= Shamans in Ming China =

Shamanism (wushu 巫術) in China can be traced back to the early Shang dynasty. During the Shang dynasty, it was common for shamans to hold positions as low ranking state officials, often serving as spirit mediums, fortune-tellers, healers, and exorcists. Shamanism continued to proliferate throughout China until the Sui dynasty, when Confucianism and Daoism began to take over religious thought and tradition. Daoists saw shamans as a threat since they were often employed to perform similar rituals and exorcisms. Eventually Shamanism declined drastically in the Song dynasty once Daoism became more influential in the Song China's courts. Daoist traditions and rituals gained influence and shamans were seen as false healers who exploited their clients for financial gain. Over time shaman healers, who were mainly illiterate, were replaced by doctors and medical experts who were trusted for their education and literacy.

Eventually, Shamanism was mostly isolated to cults in south-eastern and south-western parts of Ming China. During the Ming dynasty, Confucianism was at the center of China's philosophy and religion. Unlike their Daoist counterparts, the elite Confucian literati sought to end shamanistic practices through assimilation and suppression. This was important to Confucians because they saw shamans as a lower class and wanted to create a distinct separation from them.

This proved difficult because shamanism, unlike Daoism and Buddhism, had no central tradition, ideology, or location. Instead, isolated shaman cults were often established in small, local communities. In these isolated communities, shamans were accepted and continued practicing as exorcists, spirit mediums, and healers. Those who did hire shamans were often either ill-informed or could not afford a medical expert.

== Persecution of shamans ==
=== Shaman healers and Ming doctors ===
Under the rule of the Xuande emperor and the influence of the Ministry of Rites, Ming China began to crack down on shamanism and its practices. This was mainly due to the rise in the number of elite doctors and medical experts in Ming who saw the acceptance of Shaman healers as a threat to their jobs and society. During one epidemic in 1329, several neighboring communities that relied on shamanic rituals fell victim with most of their inhabitants dying while those who relied on doctors survived. Unlike Ming doctors, shaman healers whose practices ended up killing their patients would often be executed for their actions.

=== Shamans and Confucianism ===
Many officials saw the rituals performed by shamans as barbaric and undermining of Confucian thought and Chinese society. In western Hunan, a Shaman named Jiang Cong gained considerable power and influence throughout the region. His influence was strong enough that he could threaten local communities to pay tributes of food and wine or be cursed with bad luck. One ritual that he would perform involved the delayed burial of the deceased, a practice that was seen as sacrilegious in Confucian ideology. Eventually, Jiang Cong's influence caught the attention of state officials, who immediately ordered his execution.

In an attempt to co-opt shamanism into Ming culture, Ming military officials decided to rebuild a temple and rewrite scripture for a Canton cult dedicated to the Lady of the Golden Flower. This cult was dedicated to a deceased, unmarried female shaman who drowned. By praying to the spirit, pregnant women could be blessed with giving birth to a boy.
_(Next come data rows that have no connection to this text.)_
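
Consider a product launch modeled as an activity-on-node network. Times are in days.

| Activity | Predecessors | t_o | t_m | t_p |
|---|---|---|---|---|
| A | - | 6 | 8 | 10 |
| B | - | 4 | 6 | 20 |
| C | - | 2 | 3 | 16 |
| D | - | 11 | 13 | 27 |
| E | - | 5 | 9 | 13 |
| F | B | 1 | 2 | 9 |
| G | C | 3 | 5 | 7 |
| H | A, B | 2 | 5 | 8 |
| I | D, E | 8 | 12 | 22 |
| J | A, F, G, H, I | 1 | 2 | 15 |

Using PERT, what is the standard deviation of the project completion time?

4.24 days

te_A = (6 + 4·8 + 10)/6 = 48/6 = 8; σ²_A = ((10−6)/6)² = 0.444
te_B = (4 + 4·6 + 20)/6 = 48/6 = 8; σ²_B = ((20−4)/6)² = 7.111
te_C = (2 + 4·3 + 16)/6 = 30/6 = 5; σ²_C = ((16−2)/6)² = 5.444
te_D = (11 + 4·13 + 27)/6 = 90/6 = 15; σ²_D = ((27−11)/6)² = 7.111
te_E = (5 + 4·9 + 13)/6 = 54/6 = 9; σ²_E = ((13−5)/6)² = 1.778
te_F = (1 + 4·2 + 9)/6 = 18/6 = 3; σ²_F = ((9−1)/6)² = 1.778
te_G = (3 + 4·5 + 7)/6 = 30/6 = 5; σ²_G = ((7−3)/6)² = 0.444
te_H = (2 + 4·5 + 8)/6 = 30/6 = 5; σ²_H = ((8−2)/6)² = 1.000
te_I = (8 + 4·12 + 22)/6 = 78/6 = 13; σ²_I = ((22−8)/6)² = 5.444
te_J = (1 + 4·2 + 15)/6 = 24/6 = 4; σ²_J = ((15−1)/6)² = 5.444

Forward pass:
ES_A = 0; EF_A = 8
ES_B = 0; EF_B = 8
ES_C = 0; EF_C = 5
ES_D = 0; EF_D = 15
ES_E = 0; EF_E = 9
ES_F = 8; EF_F = 8+3 = 11
ES_G = 5; EF_G = 5+5 = 10
ES_H = max(EF_A=8, EF_B=8) = 8; EF_H = 8+5 = 13
ES_I = max(EF_D=15, EF_E=9) = 15; EF_I = 15+13 = 28
ES_J = max(EF_A=8, EF_F=11, EF_G=10, EF_H=13, EF_I=28) = 28; EF_J = 28+4 = 32
Expected project duration μ = 32 days. Critical path: D → I → J.

Variance along critical path = 7.111 + 5.444 + 5.444 = 18.000
σ = √18.000 = 4.243 days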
However, when civil officials from the state discovered the shaman cult, they ordered the temple and scripture to be burned down.

In contrast, Shamans located in Hui'an in eastern Guangdong were assimilated into Ming society similar to Buddhists and Daoists. They were given roles as shefu, or temple managers, and only allowed to perform exorcisms and rain rituals. During seasons of poor harvest, officials would facilitate and attend rituals to pray to the gods.
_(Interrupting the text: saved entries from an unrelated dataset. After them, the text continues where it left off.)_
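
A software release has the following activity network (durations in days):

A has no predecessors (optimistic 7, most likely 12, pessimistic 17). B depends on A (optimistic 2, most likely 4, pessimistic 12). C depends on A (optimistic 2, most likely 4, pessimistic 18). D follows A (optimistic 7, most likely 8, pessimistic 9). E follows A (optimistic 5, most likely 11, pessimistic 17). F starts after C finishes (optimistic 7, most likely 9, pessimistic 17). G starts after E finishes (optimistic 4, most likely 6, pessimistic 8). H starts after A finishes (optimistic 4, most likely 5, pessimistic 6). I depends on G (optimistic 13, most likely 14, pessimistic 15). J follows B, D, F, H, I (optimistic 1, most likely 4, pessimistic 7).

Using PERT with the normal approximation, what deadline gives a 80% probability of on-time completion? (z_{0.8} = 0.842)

te_A = (7 + 4·12 + 17)/6 = 72/6 = 12; σ²_A = ((17−7)/6)² = 2.778
te_B = (2 + 4·4 + 12)/6 = 30/6 = 5; σ²_B = ((12−2)/6)² = 2.778
te_C = (2 + 4·4 + 18)/6 = 36/6 = 6; σ²_C = ((18−2)/6)² = 7.111
te_D = (7 + 4·8 + 9)/6 = 48/6 = 8; σ²_D = ((9−7)/6)² = 0.111
te_E = (5 + 4·11 + 17)/6 = 66/6 = 11; σ²_E = ((17−5)/6)² = 4.000
te_F = (7 + 4·9 + 17)/6 = 60/6 = 10; σ²_F = ((17−7)/6)² = 2.778
te_G = (4 + 4·6 + 8)/6 = 36/6 = 6; σ²_G = ((8−4)/6)² = 0.444
te_H = (4 + 4·5 + 6)/6 = 30/6 = 5; σ²_H = ((6−4)/6)² = 0.111
te_I = (13 + 4·14 + 15)/6 = 84/6 = 14; σ²_I = ((15−13)/6)² = 0.111
te_J = (1 + 4·4 + 7)/6 = 24/6 = 4; σ²_J = ((7−1)/6)² = 1.000

Forward pass:
ES_A = 0; EF_A = 12
ES_B = 12; EF_B = 12+5 = 17
ES_C = 12; EF_C = 12+6 = 18
ES_D = 12; EF_D = 12+8 = 20
ES_E = 12; EF_E = 12+11 = 23
ES_F = 18; EF_F = 18+10 = 28
ES_G = 23; EF_G = 23+6 = 29
ES_H = 12; EF_H = 12+5 = 17
ES_I = 29; EF_I = 29+14 = 43
ES_J = max(EF_B=17, EF_D=20, EF_F=28, EF_H=17, EF_I=43) = 43; EF_J = 43+4 = 47
Expected project duration μ = 47 days. Critical path: A → E → G → I → J.

Variance along critical path = 2.778 + 4.000 + 0.444 + 0.111 + 1.000 = 8.333; σ = 2.887 days.
D = μ + z·σ = 47 + 0.842·2.887 = 49.4 days

49.4 days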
== Common shaman practices ==
=== Spirit mediums ===
Shamans would often act as a spirit mediums by offering their bodies to be taken over by gods and spirits. This was accomplished by enticing them to enter their bodies through dancing, singing, and music. Spirits were invited into the shamans bodies as a form of communication to the deceased. The extent of each ritual was highly dependent on the shaman, some of whom would die in the process of the ritual.

=== Rain rituals ===
Rain rituals were one of the most common rituals performed by female shamans during times of drought or famine. If a female shaman was unavailable, then she would be replaced by a Buddhist or Daoist nun. Some of these rituals would often repeat the past rituals of the Shang dynasty of burning shamans alive as a sacrifice to the gods.

Another form of the rain ritual involved exposing one's body to the sun by lying on the ground wearing all white until it rained. In one instance emperor Zhu Yuanzhang exposed himself for three days until it rained.

Shamans also performed rain rituals when traveling on the ocean to quell storms. During the war against the Song dynasty, Zhu Yuanzhang's grandfather was a known as powerful shaman who used his powers to convince the rain deities to quell their storm at sea.

==== Confucian criticism of rain rituals ====
Ming officials often retold and celebrated Ximen Bao's attack on shamans during the Warring States period of China. As an official in the State of Wei, Bao convinced the citizens to stop the annual tradition of ritual sacrifice of drowning a young girl for rain by throwing the chief shaman and her followers into the river to drown.